My Photo Blog and Diary page
Various photo happenings and a few thoughts along the way.
August 15th 2020. The 75th Anniversary of VJ Day .
VJ Day was marked in Glanton by a short remembrance service held at the village flagpole at 11.00am on Saturday. This was followed by a wreath being laid on behalf of the FEPOW Family. The Church bell rang out seventy-five times to mark the occasion.
In the evening there was a short fireworks display to mark VJ Day.
The FEPOW Wreath with local members of the FEPOW Family.
(Far East Prisoners of War Family)
Click images to enlarge
Covid lock-down continues for people shielding, which includes myself, but there is a little easing of the situation expected on the 1st August, which might help getting out-and-about a bit more and with the chance to take a few pictures.
Picture above: Taken near Glanton, Northumberland. Grain harvest home and dry, despite the weather. Camera: Lumix LX100.
Because of the Covid lock-down, photography has been very much limited to subjects around the home and garden. Fortunately, being in the country, there are lots of photo opportunities. However, I have noticed that butterflies in particular are, for some reason this year, in very short supply and have, in fact, been diminishing in numbers over the past few years.
Photos above - left: Small Tortoiseshell. Right: Peacock. Camera Nikon D800.
Under strict lock-down, we have not left our house now for the better part of ten weeks.
The various resident birds, who are currently very busy bringing new families into the World, have got quite used to us in the garden and, the Robin in particular, will frequently come over to see what we are doing and to find out if there any tasty morsels on offer. We have started grinding up the odd peanut for him and his family and he now will not leave us alone!
No wonder the Robin is the English garden favourite!
May 8th was the 75th Anniversary of VE Day.
With the Country under lock-down, due to the Covid19 pandemic, the commemorative celebrations, that one could expect in normal times, were very restricted and muted.
People in my village observed the two-minute 11.00 am silence from their doorsteps.
In the late evening, a brief fireworks display was launched from the village hall that filled the night sky with brief colourful action.
For my own part and being under strict NHS "At Risk" lock-down, I am fortunate in that our house is only a short distance from the village hall launch site and I was able to capture a brief record of the display from our bedroom window.

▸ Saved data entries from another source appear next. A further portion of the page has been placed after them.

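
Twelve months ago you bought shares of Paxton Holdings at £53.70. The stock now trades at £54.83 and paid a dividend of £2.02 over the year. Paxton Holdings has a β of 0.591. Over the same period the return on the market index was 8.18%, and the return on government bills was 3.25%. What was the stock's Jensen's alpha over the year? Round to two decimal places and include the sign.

Realised HPR = (P1 + D1 − P0) / P0 = (54.83 + 2.02 − 53.70) / 53.70 = 3.15 / 53.70 = 5.8659%
MRP = 8.18% − 3.25% = 4.93%
CAPM required = R_f + β·MRP = 3.25% + 0.591 × 4.93% = 6.16363%
α = realised − required = 5.8659% − 6.16363% = -0.30%

-0.30%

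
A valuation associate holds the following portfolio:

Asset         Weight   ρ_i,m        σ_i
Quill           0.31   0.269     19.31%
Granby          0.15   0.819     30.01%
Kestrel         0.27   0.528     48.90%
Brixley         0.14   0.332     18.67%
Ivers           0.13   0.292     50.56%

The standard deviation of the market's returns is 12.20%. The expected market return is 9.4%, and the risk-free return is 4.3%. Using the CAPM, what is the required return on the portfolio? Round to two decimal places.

10.59%

β_Quill = 0.269 × 19.31% / 12.20% = 0.4258
β_Granby = 0.819 × 30.01% / 12.20% = 2.0146
β_Kestrel = 0.528 × 48.90% / 12.20% = 2.1163
β_Brixley = 0.332 × 18.67% / 12.20% = 0.5081
β_Ivers = 0.292 × 50.56% / 12.20% = 1.2101
β_P = Σ w_i β_i = 0.31×0.4258 + 0.15×2.0146 + 0.27×2.1163 + 0.14×0.5081 + 0.13×1.2101 = 1.2340
MRP = 9.4% − 4.3% = 5.10%
E(R_P) = R_f + β_P × MRP = 4.3% + 1.2340 × 5.1% = 10.59%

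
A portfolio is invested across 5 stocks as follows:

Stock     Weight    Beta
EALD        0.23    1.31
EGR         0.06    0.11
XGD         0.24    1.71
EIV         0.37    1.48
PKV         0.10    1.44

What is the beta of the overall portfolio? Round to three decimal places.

1.410

β_P = Σ w_i β_i = 0.23×1.31 + 0.06×0.11 + 0.24×1.71 + 0.37×1.48 + 0.10×1.44 = 1.4099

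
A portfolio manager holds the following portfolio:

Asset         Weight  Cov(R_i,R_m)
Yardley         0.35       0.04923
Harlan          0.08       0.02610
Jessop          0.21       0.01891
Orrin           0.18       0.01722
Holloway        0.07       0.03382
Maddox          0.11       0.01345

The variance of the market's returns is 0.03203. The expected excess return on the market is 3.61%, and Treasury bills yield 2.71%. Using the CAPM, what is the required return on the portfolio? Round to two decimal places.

β_Yardley = 0.04923 / 0.03203 = 1.5370
β_Harlan = 0.02610 / 0.03203 = 0.8149
β_Jessop = 0.01891 / 0.03203 = 0.5904
β_Orrin = 0.01722 / 0.03203 = 0.5376
β_Holloway = 0.03382 / 0.03203 = 1.0559
β_Maddox = 0.01345 / 0.03203 = 0.4199
β_P = Σ w_i β_i = 0.35×1.5370 + 0.08×0.8149 + 0.21×0.5904 + 0.18×0.5376 + 0.07×1.0559 + 0.11×0.4199 = 0.9440
E(R_P) = R_f + β_P × MRP = 2.71% + 0.9440 × 3.61% = 6.12%

6.12%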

Above: Camera: Nikon D800. Lens: 70 - 200 mm f 2-8 VR II.
On the 7th April, we witnessed a “Super Moon”. Apparently, the Moon was at its nearest point to Earth this year and therefore appeared bigger than normal.
It was certainly large and seen in a relatively cloudless sky, it presented an interesting diversion from the ongoing and increasingly worsening Coronavirus pandemic. The number of deaths is increasing at an alarming rate and even the Prime Minister is now a casualty and in intensive care.

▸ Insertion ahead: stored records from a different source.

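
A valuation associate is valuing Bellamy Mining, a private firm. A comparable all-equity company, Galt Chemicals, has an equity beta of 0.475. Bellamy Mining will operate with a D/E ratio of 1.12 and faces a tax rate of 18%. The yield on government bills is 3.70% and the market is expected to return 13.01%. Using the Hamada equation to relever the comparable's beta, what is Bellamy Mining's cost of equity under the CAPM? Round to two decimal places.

12.18%

β_L = β_U × [1 + (1 − t)(D/E)] = 0.475 × [1 + (1 − 0.18) × 1.12]
    = 0.475 × [1 + 0.82 × 1.12] = 0.475 × 1.9184 = 0.9112
MRP = 13.01% − 3.70% = 9.31%
E(R) = R_f + β_L × MRP = 3.70% + 0.9112 × 9.31% = 12.18%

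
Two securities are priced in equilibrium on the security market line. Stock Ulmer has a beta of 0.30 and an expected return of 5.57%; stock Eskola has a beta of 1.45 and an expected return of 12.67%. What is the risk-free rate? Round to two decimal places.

3.72%

Both satisfy E(R) = R_f + β·MRP, so the slope of the SML is
MRP = (12.67% − 5.57%) / (1.45 − 0.30) = 7.10% / 1.15 = 6.1739%
R_f = E(R_Ulmer) − β_Ulmer·MRP = 5.57% − 0.30 × 6.1739% = 3.7178%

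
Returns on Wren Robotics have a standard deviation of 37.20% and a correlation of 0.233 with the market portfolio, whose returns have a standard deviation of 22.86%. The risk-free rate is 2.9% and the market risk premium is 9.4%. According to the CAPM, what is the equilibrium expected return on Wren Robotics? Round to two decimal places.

6.46%

β = ρ × σ_i / σ_m = 0.233 × 37.20% / 22.86% = 0.3792
E(R) = 2.9% + 0.3792 × 9.4% = 6.46%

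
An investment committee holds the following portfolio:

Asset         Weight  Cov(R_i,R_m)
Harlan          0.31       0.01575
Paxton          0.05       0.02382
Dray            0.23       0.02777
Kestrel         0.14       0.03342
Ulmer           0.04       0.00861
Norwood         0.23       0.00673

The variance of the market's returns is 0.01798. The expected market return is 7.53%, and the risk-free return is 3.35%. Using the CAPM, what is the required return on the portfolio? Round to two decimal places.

β_Harlan = 0.01575 / 0.01798 = 0.8760
β_Paxton = 0.02382 / 0.01798 = 1.3248
β_Dray = 0.02777 / 0.01798 = 1.5445
β_Kestrel = 0.03342 / 0.01798 = 1.8587
β_Ulmer = 0.00861 / 0.01798 = 0.4789
β_Norwood = 0.00673 / 0.01798 = 0.3743
β_P = Σ w_i β_i = 0.31×0.8760 + 0.05×1.3248 + 0.23×1.5445 + 0.14×1.8587 + 0.04×0.4789 + 0.23×0.3743 = 1.0585
MRP = 7.53% − 3.35% = 4.18%
E(R_P) = R_f + β_P × MRP = 3.35% + 1.0585 × 4.18% = 7.77%

7.77%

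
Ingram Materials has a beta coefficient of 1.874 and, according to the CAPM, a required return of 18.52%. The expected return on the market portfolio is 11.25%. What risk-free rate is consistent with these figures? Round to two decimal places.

2.93%

E(R) = R_f + β(E(R_m) − R_f) = R_f(1 − β) + β·E(R_m)
18.52% = R_f × (1 − 1.874) + 1.874 × 11.25%
18.52% = R_f × -0.874 + 21.08250%
R_f = (18.52% − 21.08250%) / -0.874 = 2.93%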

Photographing the Moon is not simple and in order to capture the real detail it is important to set the camera on manual and use point settings focused on the Moon itself. It is in fact surprisingly bright and a standard “auto” shot will simply produce a bright and featureless orb. I typically use ISO 200 at f8 and a speed of 400. Camera used here was a Nikon D800 with a 200mm lens.
At the time of writing this blog, we are in the last week of March and living under the pandemic reality of the Coronavirus.
The winter months have been far from exciting having spent a longer than expected period in hospital, before Christmas, following a routine kidney operation that became sceptic in post-op. This was followed by a two-week bout of flu that occupied the Christmas and New year period. Consequently, virtually no photos have been taken recently. Add to all this the recent wet and very stormy weather that, although mild, certainly put the tin lid on getting out with the camera anywhere.
And now we have the pandemic which, because of my “at serious risk” status caused by Myeloma, means I must remain isolated at home and not leave here for any reason for at least twelve weeks, and this could well be extended. The prospects of a “normal” existence, travelling with camera in hand, look somewhat remote at present, as normal life for anybody looks remote.
Although we are all in the middle of a crisis, the World keeps on turning and Spring is now moving forward at full tilt. Somethings are normal, such as the nesting birds and the spring flowers, and a little bit of normality, that we can appreciate, is now especially important.
Photo: Daffs and Crocus. Camera: iphone XR.